Take a seat: SGA amendment would overhaul block seating


Senator Reid Ruggles, sophomore, speaking to law school senator Robert Pendley. CW | Amy Sullivan

Kyarra Harris

The amendment was passed, and students will now be able to vote on the bill March 1 during the SGA election. Students will not be voting on whether or not to keep block seating, but whether or not to add this new amendment to the Constitution.

The amendment reads that the SOS be chosen on a 50/50 basis. Fifty percent will be on the organization’s GPA. Student organization leaders will submit a certain number of members’ GPAs and that will be multiplied by 1.5 to create the maximum number of seats they are eligible for.

An example given in the bill summary states, for instance, if an organization wishes to be eligible for 75 seats, it must submit 50 names and corresponding CWIDs. Those 50 names will be the GPAs used to calculate the organization GPA. Organizations can submit a maximum of 120 names, to be eligible for at most 
180 seats.

“I think that this is a controversial issue that deserves a vote by the student body,” SGA President Elliot Spillers said. “They should be included in this process to ensure that it’s fair. The previous process was a little less than desired by many student organizations, and hopefully this process will ensure that 
it’s codified.”

Chief of Staff Chisolm Allenlundy said students will have to vote 50 plus one to add the amendment to 
the Constitution.

“If they vote no, block seating does not go away,” Allenlundy said. “It stays in the Code of Law, where it is fluid and will change year after year and becomes a political issue again.”

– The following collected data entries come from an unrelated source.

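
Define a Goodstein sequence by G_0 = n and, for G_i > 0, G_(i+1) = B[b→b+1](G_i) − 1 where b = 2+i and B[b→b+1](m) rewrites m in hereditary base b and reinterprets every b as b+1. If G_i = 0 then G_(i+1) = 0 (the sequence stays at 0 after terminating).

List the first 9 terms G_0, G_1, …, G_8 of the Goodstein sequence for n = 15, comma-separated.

(0) 15|_2 = 2^(2 + 1) + 2^2 + 2 + 1 ↦ 3^(3 + 1) + 3^3 + 3 + 1|_3 = 112 ⇒ 111
(1) 111|_3 = 3^(3 + 1) + 3^3 + 3 ↦ 4^(4 + 1) + 4^4 + 4|_4 = 1284 ⇒ 1283
(2) 1283|_4 = 4^(4 + 1) + 4^4 + 3 ↦ 5^(5 + 1) + 5^5 + 3|_5 = 18753 ⇒ 18752
(3) 18752|_5 = 5^(5 + 1) + 5^5 + 2 ↦ 6^(6 + 1) + 6^6 + 2|_6 = 326594 ⇒ 326593
(4) 326593|_6 = 6^(6 + 1) + 6^6 + 1 ↦ 7^(7 + 1) + 7^7 + 1|_7 = 6588345 ⇒ 6588344
(5) 6588344|_7 = 7^(7 + 1) + 7^7 ↦ 8^(8 + 1) + 8^8|_8 = 150994944 ⇒ 150994943
(6) 150994943|_8 = 8^(8 + 1) + 7·8^7 + 7·8^6 + 7·8^5 + 7·8^4 + 7·8^3 + 7·8^2 + 7·8 + 7 ↦ 9^(9 + 1) + 7·9^7 + 7·9^6 + 7·9^5 + 7·9^4 + 7·9^3 + 7·9^2 + 7·9 + 7|_9 = 3524450281 ⇒ 3524450280
(7) 3524450280|_9 = 9^(9 + 1) + 7·9^7 + 7·9^6 + 7·9^5 + 7·9^4 + 7·9^3 + 7·9^2 + 7·9 + 6 ↦ 10^(10 + 1) + 7·10^7 + 7·10^6 + 7·10^5 + 7·10^4 + 7·10^3 + 7·10^2 + 7·10 + 6|_10 = 100077777776 ⇒ 100077777775

15, 111, 1283, 18752, 326593, 6588344, 150994943, 3524450280, 100077777775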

The other 50 percent will be based on a presentation from each organization seeking block seating. This will not only give organizations a chance to present themselves as a group instead of by grade, but also help smaller organizations whose GPA may be lower or scattered.

“Other schools across the SEC only do it by GPA, notably Auburn, whom we’ve contacted a lot during this process,” Spillers said. “It’s not fair for organizations who don’t rank GPA as a primary component for membership. Having the presentation portion allows organizations to present their educational experience, leadership and how diverse and inclusive they are as a whole.”

Allenlundy said the process is roughly the same as the last, but there are a few more components added.

“We did add the diversity element because [we] thought that was something the University was 
starting to take seriously,” Allenlundy said.